Fungal infections are quite common among human beings and have great impact in people affected by diseases that affect the immune system for instance AIDS. Statistics indicate that more than one million people fall victim to fungal infections every year all over the world, and out of this number many hundreds of thousands succumb to death.
Researchers from the University of Sheffield may have found a clue that could help them discover a remedy for the infections and if the ongoing findings are anything to go with, cases of deaths caused by the Cryptococcus neoformans will be reduced.
Birds have been known to be carriers of the Cryptococcus neoformans fungus which is found in their droppings and upon coming in contact with the droppings, human beings become infected. In fact, researchers claim that birds even the healthiest ones play a leading role in spreading the virus.
What however puzzles many scientists is that though the birds are the main carriers of the fungus they never get infected despite having it within their digestive system. This led a team of researchers to start investigating why birds never fall ill despite the presence of the fungus and why the Cryptococcus neoformans thrives in their system.
Under the guidance of Dr Simon Johnston, researchers from the University of Sheffield may have discovered why birds are able to combat the fungus. Initially, it was thought that maybe it was because of the bird’s higher body temperature of 42°C as opposed to that of humans 37°C; however this is not the case.

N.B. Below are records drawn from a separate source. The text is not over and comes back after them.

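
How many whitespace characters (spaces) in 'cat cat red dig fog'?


\s matches whitespace characters (spaces, tabs, etc.).
Text: 'cat cat red dig fog'
This text has 5 words separated by spaces.
Number of spaces = number of words - 1 = 5 - 1 = 4

4


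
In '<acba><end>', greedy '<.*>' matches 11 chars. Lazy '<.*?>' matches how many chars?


Greedy '<.*>' tries to match as MUCH as possible.
Lazy '<.*?>' tries to match as LITTLE as possible.

String: '<acba><end>'
Greedy '<.*>' starts at first '<' and extends to the LAST '>': '<acba><end>' (11 chars)
Lazy '<.*?>' starts at first '<' and stops at the FIRST '>': '<acba>' (6 chars)

6


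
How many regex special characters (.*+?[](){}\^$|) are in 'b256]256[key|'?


Regex special characters are: . * + ? [ ] ( ) { } \ ^ $ |
Scanning 'b256]256[key|':
  pos 4: ']' -> SPECIAL
  pos 8: '[' -> SPECIAL
  pos 12: '|' -> SPECIAL
Special chars found: [']', '[', '|']
Total: 3

3


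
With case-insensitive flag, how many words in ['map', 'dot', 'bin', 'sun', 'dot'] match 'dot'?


Case-insensitive matching: compare each word's lowercase form to 'dot'.
  'map' -> lower='map' -> no
  'dot' -> lower='dot' -> MATCH
  'bin' -> lower='bin' -> no
  'sun' -> lower='sun' -> no
  'dot' -> lower='dot' -> MATCH
Matches: ['dot', 'dot']
Count: 2

2


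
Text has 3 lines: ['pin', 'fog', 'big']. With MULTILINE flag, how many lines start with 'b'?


With MULTILINE flag, ^ matches the start of each line.
Lines: ['pin', 'fog', 'big']
Checking which lines start with 'b':
  Line 1: 'pin' -> no
  Line 2: 'fog' -> no
  Line 3: 'big' -> MATCH
Matching lines: ['big']
Count: 1

1


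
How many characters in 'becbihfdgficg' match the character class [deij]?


Character class [deij] matches any of: {d, e, i, j}
Scanning string 'becbihfdgficg' character by character:
  pos 0: 'b' -> no
  pos 1: 'e' -> MATCH
  pos 2: 'c' -> no
  pos 3: 'b' -> no
  pos 4: 'i' -> MATCH
  pos 5: 'h' -> no
  pos 6: 'f' -> no
  pos 7: 'd' -> MATCH
  pos 8: 'g' -> no
  pos 9: 'f' -> no
  pos 10: 'i' -> MATCH
  pos 11: 'c' -> no
  pos 12: 'g' -> no
Total matches: 4

4


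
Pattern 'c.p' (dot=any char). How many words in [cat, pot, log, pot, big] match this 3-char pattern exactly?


Pattern 'c.p' means: starts with 'c', any single char, ends with 'p'.
Checking each word (must be exactly 3 chars):
  'cat' (len=3): no
  'pot' (len=3): no
  'log' (len=3): no
  'pot' (len=3): no
  'big' (len=3): no
Matching words: []
Total: 0

0


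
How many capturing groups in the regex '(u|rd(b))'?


To count capturing groups, count each '(' that starts a group.
Pattern: '(u|rd(b))'
Walking through the pattern:
  Position 0: '(' -> group #1
  Position 5: '(' -> group #2
Total capturing groups: 2

2


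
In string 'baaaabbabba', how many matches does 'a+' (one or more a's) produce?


Pattern 'a+' matches one or more consecutive a's.
String: 'baaaabbabba'
Scanning for runs of a:
  Match 1: 'aaaa' (length 4)
  Match 2: 'a' (length 1)
  Match 3: 'a' (length 1)
Total matches: 3

3


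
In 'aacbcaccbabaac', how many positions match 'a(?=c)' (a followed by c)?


Lookahead 'a(?=c)' matches 'a' only when followed by 'c'.
String: 'aacbcaccbabaac'
Checking each position where char is 'a':
  pos 0: 'a' -> no (next='a')
  pos 1: 'a' -> MATCH (next='c')
  pos 5: 'a' -> MATCH (next='c')
  pos 9: 'a' -> no (next='b')
  pos 11: 'a' -> no (next='a')
  pos 12: 'a' -> MATCH (next='c')
Matching positions: [1, 5, 12]
Count: 3

3


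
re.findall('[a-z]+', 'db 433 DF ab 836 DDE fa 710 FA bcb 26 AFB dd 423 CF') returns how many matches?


Pattern '[a-z]+' finds one or more lowercase letters.
Text: 'db 433 DF ab 836 DDE fa 710 FA bcb 26 AFB dd 423 CF'
Scanning for matches:
  Match 1: 'db'
  Match 2: 'ab'
  Match 3: 'fa'
  Match 4: 'bcb'
  Match 5: 'dd'
Total matches: 5

5


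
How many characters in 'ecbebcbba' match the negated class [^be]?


Negated class [^be] matches any char NOT in {b, e}
Scanning 'ecbebcbba':
  pos 0: 'e' -> no (excluded)
  pos 1: 'c' -> MATCH
  pos 2: 'b' -> no (excluded)
  pos 3: 'e' -> no (excluded)
  pos 4: 'b' -> no (excluded)
  pos 5: 'c' -> MATCH
  pos 6: 'b' -> no (excluded)
  pos 7: 'b' -> no (excluded)
  pos 8: 'a' -> MATCH
Total matches: 3

3


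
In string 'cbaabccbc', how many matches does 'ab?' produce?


Pattern 'ab?' matches 'a' optionally followed by 'b'.
String: 'cbaabccbc'
Scanning left to right for 'a' then checking next char:
  Match 1: 'a' (a not followed by b)
  Match 2: 'ab' (a followed by b)
Total matches: 2

2


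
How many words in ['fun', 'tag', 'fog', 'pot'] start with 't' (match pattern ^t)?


Pattern ^t anchors to start of word. Check which words begin with 't':
  'fun' -> no
  'tag' -> MATCH (starts with 't')
  'fog' -> no
  'pot' -> no
Matching words: ['tag']
Count: 1

1


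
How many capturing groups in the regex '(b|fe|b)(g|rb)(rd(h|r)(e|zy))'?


To count capturing groups, count each '(' that starts a group.
Pattern: '(b|fe|b)(g|rb)(rd(h|r)(e|zy))'
Walking through the pattern:
  Position 0: '(' -> group #1
  Position 8: '(' -> group #2
  Position 14: '(' -> group #3
  Position 17: '(' -> group #4
  Position 22: '(' -> group #5
Total capturing groups: 5

5


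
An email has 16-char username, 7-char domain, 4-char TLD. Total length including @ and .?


An email address has format: username@domain.tld
Username length: 16
'@' character: 1
Domain length: 7
'.' character: 1
TLD length: 4
Total = 16 + 1 + 7 + 1 + 4 = 29

29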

Johnston and his colleagues have identified specialized white blood cells (macrophage) found in birds which can completely block the growth and spread of the Cryptococci fungus. Though it will be present in the bird’s digestive system it will not be unable to penetrate inside the immune system.
According to Dr Johnston, observation under the microscope reveal that the fungus grows at a much lower rate in birds compared to human beings. However if it attempts to penetrate into the bird’s immunity it is destroyed by the white blood cells.
By studying how the birds white cells are able to fend off any attack from the Cryptococci fungus scientists believe they can be able to find a cure for fatal fungus infection.